In my setup I have a non-replicated in memory mongo instance setup to handle the consolidated oplog, but you could vary up the setup details a little bit depending on your needs (e.g. keep the consolidated oplog inside a local collection to prevent writing an oplog on the consolidated oplog collection if you’re outputting it to a replica set). You just have to be careful not to output the consolidated oplog to a server your consuming an oplog from or you will end up with a recursive oplog entries that eventually hits the max document nesting depth.

The performance of the oplog responsiveness is comparable to a classic setup so no issues there. I assume you could create an oplog consolidator in another language too, but you may need to make similar changes if the driver is as pedantic as the C/C++ drivers (technically the C driver, but the C++ driver builds with it and thus gets affected by it’s picky nature).

Let me know if you need more details or the source for the C++ application and I’ll see if my firm if I can get cleared with releasing code. I’d also have to clean up the application so it doesn’t depend on our internal infrastructure and libraries.

Interesting to hear your way here.

Have you heard of using oplog-redis in combination with oplogtoredis?

The extension oplog-redis disables meteors internal tailing cursor and replaces it by a module which listens on channels in redis for changes on the database (one channel per collection, so you’ll only have to process changes of collections a client has a subscription on).

The downside for us was just that it now is Meteor informing Redis about the changes it does. So every change in the database requires an additional message to Redis. This is already done for changes from within your application, but you have to add it for other services. If you do not need to care about non-Meteor changes on your database, you should stop here.
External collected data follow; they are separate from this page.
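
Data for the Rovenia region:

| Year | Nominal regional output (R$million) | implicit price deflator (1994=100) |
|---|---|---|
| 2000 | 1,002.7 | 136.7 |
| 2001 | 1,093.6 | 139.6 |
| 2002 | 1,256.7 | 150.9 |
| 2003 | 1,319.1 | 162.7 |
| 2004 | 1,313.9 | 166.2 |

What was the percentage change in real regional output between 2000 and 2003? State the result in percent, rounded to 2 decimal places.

10.53%

Real regional output 2000 = 1002.7/1.367 = 733.50.
Real regional output 2003 = 1319.1/1.627 = 810.76.
Change = 810.76/733.50 − 1 = 0.1053.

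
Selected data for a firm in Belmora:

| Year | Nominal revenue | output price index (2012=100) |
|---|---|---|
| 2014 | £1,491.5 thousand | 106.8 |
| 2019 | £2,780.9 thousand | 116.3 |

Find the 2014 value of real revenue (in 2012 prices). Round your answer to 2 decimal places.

Real revenue = Nominal / (output price index/100) = 1491.5 / 1.068 = 1396.54.

£1,396.54 thousand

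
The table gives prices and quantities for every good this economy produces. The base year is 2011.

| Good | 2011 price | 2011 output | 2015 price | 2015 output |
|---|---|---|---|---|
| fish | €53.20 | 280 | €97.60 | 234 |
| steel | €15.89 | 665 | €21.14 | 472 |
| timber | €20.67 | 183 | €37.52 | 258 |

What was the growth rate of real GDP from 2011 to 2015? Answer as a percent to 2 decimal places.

Real GDP 2011 = Nominal GDP 2011 = 53.20·280 + 15.89·665 + 20.67·183 = 29245.46.
Real GDP 2015 (at 2011 prices) = 53.20·234 + 15.89·472 + 20.67·258 = 25281.74.
Real growth = 25281.74/29245.46 − 1 = -0.1355.

-13.55%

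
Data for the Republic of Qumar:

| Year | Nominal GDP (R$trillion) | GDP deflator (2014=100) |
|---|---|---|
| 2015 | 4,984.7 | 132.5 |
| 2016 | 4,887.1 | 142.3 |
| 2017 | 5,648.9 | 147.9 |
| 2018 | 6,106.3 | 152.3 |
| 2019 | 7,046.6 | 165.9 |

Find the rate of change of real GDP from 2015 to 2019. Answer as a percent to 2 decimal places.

Real GDP 2015 = 4984.7/1.325 = 3762.04.
Real GDP 2019 = 7046.6/1.659 = 4247.50.
Change = 4247.50/3762.04 − 1 = 0.1290.

12.90%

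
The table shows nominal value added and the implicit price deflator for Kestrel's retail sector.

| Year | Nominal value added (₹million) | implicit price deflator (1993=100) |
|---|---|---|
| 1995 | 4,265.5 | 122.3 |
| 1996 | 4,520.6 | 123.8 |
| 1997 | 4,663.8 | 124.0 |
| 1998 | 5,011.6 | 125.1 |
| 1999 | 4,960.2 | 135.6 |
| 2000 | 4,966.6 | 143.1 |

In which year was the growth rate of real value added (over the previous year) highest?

1996: real = 4520.6/1.238 = 3651.53; growth vs 1995 (3487.74) = 4.70%.
1997: real = 4663.8/1.240 = 3761.13; growth vs 1996 (3651.53) = 3.00%.
1998: real = 5011.6/1.251 = 4006.08; growth vs 1997 (3761.13) = 6.51%.
1999: real = 4960.2/1.356 = 3657.96; growth vs 1998 (4006.08) = -8.69%.
2000: real = 4966.6/1.431 = 3470.72; growth vs 1999 (3657.96) = -5.12%.

1998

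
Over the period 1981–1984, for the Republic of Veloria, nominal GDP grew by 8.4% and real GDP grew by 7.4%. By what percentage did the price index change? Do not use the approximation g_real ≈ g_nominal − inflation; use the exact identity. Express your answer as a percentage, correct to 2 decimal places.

(1 + g_nom) = (1 + g_real)(1 + π), so π = 1.0840 / 1.0740 − 1 = 0.00931.

0.93%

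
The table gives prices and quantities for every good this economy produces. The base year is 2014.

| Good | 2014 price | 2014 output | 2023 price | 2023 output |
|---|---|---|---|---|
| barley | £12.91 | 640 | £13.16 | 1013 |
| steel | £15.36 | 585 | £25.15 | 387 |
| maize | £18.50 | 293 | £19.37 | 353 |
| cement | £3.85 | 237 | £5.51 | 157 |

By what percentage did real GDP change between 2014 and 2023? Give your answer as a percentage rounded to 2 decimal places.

Real GDP 2014 = Nominal GDP 2014 = 12.91·640 + 15.36·585 + 18.50·293 + 3.85·237 = 23580.95.
Real GDP 2023 (at 2014 prices) = 12.91·1013 + 15.36·387 + 18.50·353 + 3.85·157 = 26157.10.
Real growth = 26157.10/23580.95 − 1 = 0.1092.

10.92%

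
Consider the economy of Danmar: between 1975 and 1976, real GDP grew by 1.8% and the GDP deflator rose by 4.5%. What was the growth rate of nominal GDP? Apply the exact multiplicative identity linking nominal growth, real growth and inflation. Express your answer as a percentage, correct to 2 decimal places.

6.38%

(1 + g_nom) = (1 + g_real)(1 + π) = 1.0180 × 1.0450 = 1.06381.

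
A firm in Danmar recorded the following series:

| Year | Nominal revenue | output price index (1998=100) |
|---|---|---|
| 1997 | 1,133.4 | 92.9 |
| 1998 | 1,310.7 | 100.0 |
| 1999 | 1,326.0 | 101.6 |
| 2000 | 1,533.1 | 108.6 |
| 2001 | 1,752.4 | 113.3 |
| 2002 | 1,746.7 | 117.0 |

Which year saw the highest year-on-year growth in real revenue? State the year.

2001

1998: real = 1310.7/1.000 = 1310.70; growth vs 1997 (1220.02) = 7.43%.
1999: real = 1326.0/1.016 = 1305.12; growth vs 1998 (1310.70) = -0.43%.
2000: real = 1533.1/1.086 = 1411.69; growth vs 1999 (1305.12) = 8.17%.
2001: real = 1752.4/1.133 = 1546.69; growth vs 2000 (1411.69) = 9.56%.
2002: real = 1746.7/1.170 = 1492.91; growth vs 2001 (1546.69) = -3.48%.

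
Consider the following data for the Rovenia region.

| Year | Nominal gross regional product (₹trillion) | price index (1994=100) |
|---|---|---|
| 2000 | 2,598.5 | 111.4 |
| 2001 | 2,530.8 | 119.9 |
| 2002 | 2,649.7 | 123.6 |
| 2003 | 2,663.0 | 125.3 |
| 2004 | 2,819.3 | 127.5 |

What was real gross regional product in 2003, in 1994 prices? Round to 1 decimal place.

₹2,125.3 trillion

Real gross regional product 2003 = 2663.0 / 1.253 = 2125.30.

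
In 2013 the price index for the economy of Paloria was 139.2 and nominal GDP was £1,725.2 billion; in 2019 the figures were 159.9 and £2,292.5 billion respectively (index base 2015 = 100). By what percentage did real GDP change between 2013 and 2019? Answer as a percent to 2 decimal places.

15.68%

Deflate each year: 2013 → 1725.2/1.392 = 1239.37; 2019 → 2292.5/1.599 = 1433.71.
So real GDP changed by 1433.71/1239.37 − 1 = 0.1568, i.e. 15.68%.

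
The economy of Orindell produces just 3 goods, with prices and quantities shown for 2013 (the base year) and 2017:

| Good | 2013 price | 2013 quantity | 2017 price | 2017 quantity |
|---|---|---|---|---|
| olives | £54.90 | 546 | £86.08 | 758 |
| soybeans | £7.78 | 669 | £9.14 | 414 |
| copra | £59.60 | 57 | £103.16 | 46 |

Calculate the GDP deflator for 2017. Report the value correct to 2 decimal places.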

Introducing oplogtoredis: This application, written in GO, has a tailing cursor on the oplog collection which transforms every entry of the oplog into a Redis message. This way your Meteor instance doesn’t need to report the changes twice, and you’re robust for outside changes. Sharding is not officially supported yet. It seems like just a small code change but would benefit from some testing ( Once solved, run one instance of oplogtoredis per mongodb shard.

Was this option known to you before writing your C/C++ application? If yes, what benefit did you see to write your application?
To me your solution sounds quite similar to what I provided but has the disadvantage, that every Meteor application still has to process every message in the oplog, even though no web-client has a publication open on the collection the change origins from.

I saw that there was a solution that used redis, but I wanted to avoid introducing another technology to our infrastructure if possible as we have a small team that manages a lot of infrastructure. In our setup we have two Mongo clusters and they’re organized in a way so the Mongo cluster that has all the data requiring reactivity has the oplog configured and the other Mongo cluster that doesn’t require reactivity has the oplog disabled. In most scenarios the Meteor application would typically be subscribed to all the reactive collections regardless, so I’m not entirely concerned about isolating collections into channels. If anything I would want some intelligent way to detect and manage bursts in our reactive data set. This is something we could potentially augment into our oplog_consolidator in the future. Since we’re all C++ developers it would be easier for us to do it this way rather than learning GO.

Thanks for the heads up though. I also think your solution would be great for a lot of other people in the community… especially for people using managed solutions for Mongo.